Klar war, dass ich zuerst ein paar Dinge regeln musste: Ich wollte als erstes triathlon-Chefredakteur Nils Flieshardt anrufen und fragen, wie er das Ganze sieht. Seine Antwort war klar und prompt: Die Gesundheit geht vor. Wenn ich um ein Jahr verschieben darf, könnten wir nächstes Jahr dort weitermachen, wo ich jetzt aufgehört habe. Das hat mir sehr geholfen, ich habe mich gleich besser gefühlt. Vielen Dank dafür! Wir haben beschlossen, dass ich euch weiterhin auf dem Laufenden halte und bin euch auch dankbar, wenn Ihr Tipps für mich habt.

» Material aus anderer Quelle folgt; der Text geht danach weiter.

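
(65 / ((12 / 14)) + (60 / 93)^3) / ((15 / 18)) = 2720581 / 29791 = 91.32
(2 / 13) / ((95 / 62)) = 124 / 1235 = 0.10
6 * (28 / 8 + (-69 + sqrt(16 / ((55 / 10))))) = -393 + 24 * sqrt(22) / 11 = -382.77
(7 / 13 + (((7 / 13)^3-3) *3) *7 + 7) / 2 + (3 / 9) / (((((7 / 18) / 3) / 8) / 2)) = 231475 / 15379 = 15.05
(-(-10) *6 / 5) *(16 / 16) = 12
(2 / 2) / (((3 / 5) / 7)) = 11.67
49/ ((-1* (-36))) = 49/ 36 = 1.36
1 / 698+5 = 3491 / 698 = 5.00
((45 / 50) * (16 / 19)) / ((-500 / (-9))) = 162 / 11875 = 0.01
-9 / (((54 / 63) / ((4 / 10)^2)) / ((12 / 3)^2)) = -26.88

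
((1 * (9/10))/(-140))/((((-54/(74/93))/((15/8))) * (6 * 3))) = 37/3749760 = 0.00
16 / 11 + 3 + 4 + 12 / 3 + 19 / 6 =15.62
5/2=2.50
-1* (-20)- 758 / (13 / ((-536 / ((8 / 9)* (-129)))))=-141178 / 559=-252.55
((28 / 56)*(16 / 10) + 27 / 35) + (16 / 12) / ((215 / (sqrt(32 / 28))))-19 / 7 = -1.14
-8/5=-1.60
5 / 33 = 0.15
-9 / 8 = -1.12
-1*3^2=-9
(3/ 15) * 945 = 189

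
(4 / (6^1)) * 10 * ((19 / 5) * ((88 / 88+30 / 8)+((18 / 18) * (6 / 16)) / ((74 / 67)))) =57247 / 444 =128.93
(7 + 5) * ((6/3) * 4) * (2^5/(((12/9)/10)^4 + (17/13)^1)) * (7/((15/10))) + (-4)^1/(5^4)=5896796556668/538020625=10960.17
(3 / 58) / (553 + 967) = 3 / 88160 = 0.00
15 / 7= 2.14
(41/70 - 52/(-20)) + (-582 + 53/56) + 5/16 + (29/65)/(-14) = -840967/1456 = -577.59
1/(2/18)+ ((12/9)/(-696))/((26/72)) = 3391/377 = 8.99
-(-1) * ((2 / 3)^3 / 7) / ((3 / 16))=128 / 567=0.23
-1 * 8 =-8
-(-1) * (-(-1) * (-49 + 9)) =-40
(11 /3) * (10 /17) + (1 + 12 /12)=212 /51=4.16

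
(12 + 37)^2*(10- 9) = 2401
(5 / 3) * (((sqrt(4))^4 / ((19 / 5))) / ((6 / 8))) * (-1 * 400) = -640000 / 171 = -3742.69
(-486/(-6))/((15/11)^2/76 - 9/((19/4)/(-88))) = 82764/170393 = 0.49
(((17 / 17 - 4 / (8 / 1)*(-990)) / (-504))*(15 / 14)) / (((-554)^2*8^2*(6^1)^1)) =-155 / 17324794368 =-0.00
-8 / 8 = -1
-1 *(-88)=88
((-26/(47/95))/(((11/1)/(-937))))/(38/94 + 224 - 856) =-462878/65307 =-7.09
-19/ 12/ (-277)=19/ 3324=0.01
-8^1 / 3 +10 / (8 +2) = -5 / 3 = -1.67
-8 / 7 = -1.14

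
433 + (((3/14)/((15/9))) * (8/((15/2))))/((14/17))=530629/1225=433.17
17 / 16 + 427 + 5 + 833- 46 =19521 / 16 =1220.06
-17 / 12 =-1.42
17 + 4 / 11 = 191 / 11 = 17.36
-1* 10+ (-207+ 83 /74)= -15975 /74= -215.88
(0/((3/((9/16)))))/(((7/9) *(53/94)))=0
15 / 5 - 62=-59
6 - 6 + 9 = 9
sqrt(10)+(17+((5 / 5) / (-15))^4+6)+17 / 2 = sqrt(10)+3189377 / 101250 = 34.66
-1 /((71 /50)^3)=-125000 /357911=-0.35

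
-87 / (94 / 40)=-1740 / 47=-37.02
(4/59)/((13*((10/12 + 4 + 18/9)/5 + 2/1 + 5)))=120/192517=0.00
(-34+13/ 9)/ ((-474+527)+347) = -293/ 3600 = -0.08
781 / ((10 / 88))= 34364 / 5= 6872.80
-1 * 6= -6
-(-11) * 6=66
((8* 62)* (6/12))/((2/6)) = 744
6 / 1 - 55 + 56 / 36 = -427 / 9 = -47.44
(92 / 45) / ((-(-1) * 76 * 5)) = 23 / 4275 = 0.01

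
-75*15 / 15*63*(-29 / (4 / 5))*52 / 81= 329875 / 3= 109958.33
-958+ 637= -321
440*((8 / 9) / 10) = 352 / 9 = 39.11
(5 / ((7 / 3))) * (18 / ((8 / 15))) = 72.32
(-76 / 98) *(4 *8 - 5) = -1026 / 49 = -20.94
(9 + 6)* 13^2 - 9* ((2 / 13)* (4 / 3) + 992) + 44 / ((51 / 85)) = -246539 / 39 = -6321.51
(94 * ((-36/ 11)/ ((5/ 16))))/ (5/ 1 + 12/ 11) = -54144/ 335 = -161.62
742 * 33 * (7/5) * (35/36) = 199969/6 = 33328.17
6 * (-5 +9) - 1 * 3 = 21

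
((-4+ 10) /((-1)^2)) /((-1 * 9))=-2 /3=-0.67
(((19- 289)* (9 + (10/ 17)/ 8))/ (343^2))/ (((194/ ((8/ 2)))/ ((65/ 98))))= -5414175/ 19012313698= -0.00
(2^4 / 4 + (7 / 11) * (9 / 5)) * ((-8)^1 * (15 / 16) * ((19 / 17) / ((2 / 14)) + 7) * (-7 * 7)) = 5241726 / 187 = 28030.62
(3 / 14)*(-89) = -267 / 14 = -19.07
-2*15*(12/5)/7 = -72/7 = -10.29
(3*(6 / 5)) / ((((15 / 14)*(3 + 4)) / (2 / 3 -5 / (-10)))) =14 / 25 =0.56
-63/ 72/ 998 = -7/ 7984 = -0.00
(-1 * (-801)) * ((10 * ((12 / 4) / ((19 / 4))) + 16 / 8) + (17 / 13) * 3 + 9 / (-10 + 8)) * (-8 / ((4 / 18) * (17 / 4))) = -220480056 / 4199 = -52507.75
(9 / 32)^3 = 729 / 32768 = 0.02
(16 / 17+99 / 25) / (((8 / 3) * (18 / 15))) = 2083 / 1360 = 1.53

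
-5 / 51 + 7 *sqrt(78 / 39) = -5 / 51 + 7 *sqrt(2) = 9.80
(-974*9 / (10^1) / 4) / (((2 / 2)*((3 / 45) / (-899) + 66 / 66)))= -11820951 / 53936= -219.17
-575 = -575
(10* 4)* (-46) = -1840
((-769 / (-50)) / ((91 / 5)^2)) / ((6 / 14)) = 769 / 7098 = 0.11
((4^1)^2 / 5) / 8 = 2 / 5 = 0.40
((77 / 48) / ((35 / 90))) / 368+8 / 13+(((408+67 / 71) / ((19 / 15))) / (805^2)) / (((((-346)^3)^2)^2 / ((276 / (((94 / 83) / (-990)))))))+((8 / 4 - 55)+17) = -24182831547731155678542178685487187573271 / 683644414910771732634146319279350899712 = -35.37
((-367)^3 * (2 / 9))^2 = 9773640867699076 / 81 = 120662232934556.49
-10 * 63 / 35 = -18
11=11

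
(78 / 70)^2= 1.24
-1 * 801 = -801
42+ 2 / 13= 42.15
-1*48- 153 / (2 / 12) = -966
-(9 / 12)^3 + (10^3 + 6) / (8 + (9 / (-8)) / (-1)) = 513101 / 4672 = 109.82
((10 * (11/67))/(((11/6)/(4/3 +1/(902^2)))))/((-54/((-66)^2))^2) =7875693980/1013643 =7769.69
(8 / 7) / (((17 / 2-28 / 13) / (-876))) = -157.76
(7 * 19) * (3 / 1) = 399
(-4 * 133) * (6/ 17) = -3192/ 17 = -187.76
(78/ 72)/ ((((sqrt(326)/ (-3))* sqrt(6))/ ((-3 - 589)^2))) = -569504* sqrt(489)/ 489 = -25753.86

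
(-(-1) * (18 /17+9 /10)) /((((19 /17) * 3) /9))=999 /190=5.26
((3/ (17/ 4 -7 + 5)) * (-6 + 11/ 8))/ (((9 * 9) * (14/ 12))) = -37/ 567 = -0.07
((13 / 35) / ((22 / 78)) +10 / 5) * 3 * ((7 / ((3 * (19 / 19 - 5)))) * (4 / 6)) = -1277 / 330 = -3.87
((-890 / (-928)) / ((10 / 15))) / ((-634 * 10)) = -267 / 1176704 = -0.00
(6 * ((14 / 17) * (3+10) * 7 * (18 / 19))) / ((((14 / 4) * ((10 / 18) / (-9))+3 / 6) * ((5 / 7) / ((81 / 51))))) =2106395928 / 631465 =3335.73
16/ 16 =1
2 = 2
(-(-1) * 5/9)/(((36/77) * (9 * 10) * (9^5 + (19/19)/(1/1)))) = 77/344379600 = 0.00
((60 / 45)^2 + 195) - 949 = -6770 / 9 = -752.22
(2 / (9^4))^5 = 0.00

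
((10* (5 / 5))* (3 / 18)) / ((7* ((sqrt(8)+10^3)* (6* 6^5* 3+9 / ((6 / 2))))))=625 / 367420935609 - 5* sqrt(2) / 1469683742436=0.00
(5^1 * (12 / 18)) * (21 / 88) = 35 / 44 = 0.80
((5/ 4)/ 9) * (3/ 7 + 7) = 65/ 63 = 1.03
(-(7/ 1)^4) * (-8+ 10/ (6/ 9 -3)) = 29498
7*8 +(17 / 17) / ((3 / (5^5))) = 3293 / 3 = 1097.67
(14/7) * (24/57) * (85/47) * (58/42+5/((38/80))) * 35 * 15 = 161534000/16967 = 9520.48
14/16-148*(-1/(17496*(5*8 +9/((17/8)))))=2878721/3289248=0.88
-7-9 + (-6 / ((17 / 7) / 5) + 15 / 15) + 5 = -380 / 17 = -22.35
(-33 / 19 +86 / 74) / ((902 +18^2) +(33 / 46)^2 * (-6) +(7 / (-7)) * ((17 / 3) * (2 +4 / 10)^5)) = -1335725000 / 1793649905723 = -0.00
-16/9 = -1.78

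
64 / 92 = 16 / 23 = 0.70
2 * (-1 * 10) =-20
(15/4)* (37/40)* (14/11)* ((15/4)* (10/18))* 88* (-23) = -148925/8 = -18615.62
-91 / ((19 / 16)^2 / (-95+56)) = 908544 / 361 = 2516.74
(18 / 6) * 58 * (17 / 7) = 2958 / 7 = 422.57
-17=-17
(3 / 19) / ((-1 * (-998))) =3 / 18962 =0.00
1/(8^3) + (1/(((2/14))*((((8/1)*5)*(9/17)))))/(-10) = -3583/115200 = -0.03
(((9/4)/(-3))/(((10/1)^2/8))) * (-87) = 261/50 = 5.22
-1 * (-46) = 46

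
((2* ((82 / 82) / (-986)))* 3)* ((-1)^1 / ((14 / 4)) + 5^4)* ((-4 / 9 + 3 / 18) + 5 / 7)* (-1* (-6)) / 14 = -240515 / 338198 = -0.71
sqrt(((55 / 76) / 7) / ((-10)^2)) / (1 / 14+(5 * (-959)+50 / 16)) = -2 * sqrt(7315) / 25492395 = -0.00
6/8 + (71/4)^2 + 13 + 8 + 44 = 6093/16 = 380.81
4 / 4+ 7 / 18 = 25 / 18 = 1.39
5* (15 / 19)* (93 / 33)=2325 / 209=11.12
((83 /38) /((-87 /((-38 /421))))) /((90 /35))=581 /659286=0.00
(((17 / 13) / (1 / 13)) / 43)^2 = 0.16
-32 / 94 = -16 / 47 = -0.34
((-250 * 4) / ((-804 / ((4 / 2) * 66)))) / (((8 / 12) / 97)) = 1600500 / 67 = 23888.06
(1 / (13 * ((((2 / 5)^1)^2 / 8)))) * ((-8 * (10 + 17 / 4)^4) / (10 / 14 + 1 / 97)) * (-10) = 298646861625 / 17056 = 17509783.16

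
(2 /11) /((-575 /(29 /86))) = -29 /271975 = -0.00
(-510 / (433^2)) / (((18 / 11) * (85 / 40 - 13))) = 7480 / 48934629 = 0.00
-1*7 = -7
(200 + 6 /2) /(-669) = -203 /669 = -0.30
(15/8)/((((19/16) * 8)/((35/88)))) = 525/6688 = 0.08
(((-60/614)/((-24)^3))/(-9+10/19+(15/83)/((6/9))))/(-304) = 415/146394261504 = 0.00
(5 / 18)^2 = 0.08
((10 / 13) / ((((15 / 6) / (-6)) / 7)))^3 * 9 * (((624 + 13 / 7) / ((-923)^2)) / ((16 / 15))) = -1926076320 / 143976001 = -13.38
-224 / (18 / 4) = -448 / 9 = -49.78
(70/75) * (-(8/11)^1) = -112/165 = -0.68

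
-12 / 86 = -6 / 43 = -0.14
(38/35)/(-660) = -19/11550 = -0.00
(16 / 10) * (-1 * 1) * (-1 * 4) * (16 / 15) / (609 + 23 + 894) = 256 / 57225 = 0.00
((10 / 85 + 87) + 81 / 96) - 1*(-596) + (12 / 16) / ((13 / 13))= 684.71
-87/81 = -29/27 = -1.07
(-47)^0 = 1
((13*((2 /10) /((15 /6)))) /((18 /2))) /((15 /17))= 0.13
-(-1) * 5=5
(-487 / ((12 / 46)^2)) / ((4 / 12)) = -21468.58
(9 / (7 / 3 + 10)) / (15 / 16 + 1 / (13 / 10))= 0.43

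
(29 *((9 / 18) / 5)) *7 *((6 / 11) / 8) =609 / 440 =1.38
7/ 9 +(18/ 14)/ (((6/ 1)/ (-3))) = 17/ 126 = 0.13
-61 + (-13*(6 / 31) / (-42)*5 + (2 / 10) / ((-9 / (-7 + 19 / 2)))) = -237313 / 3906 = -60.76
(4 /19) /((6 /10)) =0.35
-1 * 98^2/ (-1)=9604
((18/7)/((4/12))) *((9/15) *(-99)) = -16038/35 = -458.23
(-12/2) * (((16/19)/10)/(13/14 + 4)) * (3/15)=-224/10925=-0.02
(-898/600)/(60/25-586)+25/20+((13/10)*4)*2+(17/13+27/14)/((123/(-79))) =6253954181/653223480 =9.57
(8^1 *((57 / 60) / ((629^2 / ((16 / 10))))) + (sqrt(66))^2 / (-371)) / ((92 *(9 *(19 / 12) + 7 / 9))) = -5874253794 / 45660462931825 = -0.00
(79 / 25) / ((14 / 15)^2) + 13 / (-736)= 130187 / 36064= 3.61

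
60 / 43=1.40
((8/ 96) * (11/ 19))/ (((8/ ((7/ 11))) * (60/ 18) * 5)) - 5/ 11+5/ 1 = 1520077/ 334400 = 4.55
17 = 17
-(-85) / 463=85 / 463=0.18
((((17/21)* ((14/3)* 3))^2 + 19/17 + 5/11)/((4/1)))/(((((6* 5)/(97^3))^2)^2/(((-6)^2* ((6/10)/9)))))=75912598874149876174280140769/1136025000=66823000263330363481.68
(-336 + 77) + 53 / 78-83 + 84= -257.32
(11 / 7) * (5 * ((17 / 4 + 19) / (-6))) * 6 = -5115 / 28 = -182.68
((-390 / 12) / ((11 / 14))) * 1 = -455 / 11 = -41.36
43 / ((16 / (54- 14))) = 215 / 2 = 107.50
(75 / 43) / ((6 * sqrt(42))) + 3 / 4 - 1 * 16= -61 / 4 + 25 * sqrt(42) / 3612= -15.21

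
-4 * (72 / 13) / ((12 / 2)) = -48 / 13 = -3.69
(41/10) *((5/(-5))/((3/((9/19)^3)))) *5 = -9963/13718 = -0.73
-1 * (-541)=541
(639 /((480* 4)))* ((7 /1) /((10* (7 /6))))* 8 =639 /400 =1.60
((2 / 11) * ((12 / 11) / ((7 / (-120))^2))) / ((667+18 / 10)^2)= 33750 / 258984649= 0.00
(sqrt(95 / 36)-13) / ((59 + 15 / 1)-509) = 13 / 435-sqrt(95) / 2610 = 0.03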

Und die Veranstalter haben wohl erklärt, dass sie grundsätzlich keine Startplätze verschieben, weil ja doch öfter mal jemand einen triftigen Grund hat, nicht an der Startlinie stehen zu können, aber für das Projekt würden sie höchstwahrscheinlich im nächsten Jahr einen neuen Startplatz zur Verfügung stellen. Aufgeschoben ist nicht aufgehoben. Jetzt habe ich ein neues tolles Ziel und ich habe Zeit gewonnen, diesen elendigen Viren ein für alle Mal den Garaus zu machen. Und ich bin sehr dankbar, dass ich weiterhin das große Ziel vor Augen haben darf: Ich werde es schaffen, die Kleine Scheidegg zu erklimmen. Wenn nicht 2022, dann eben 2023!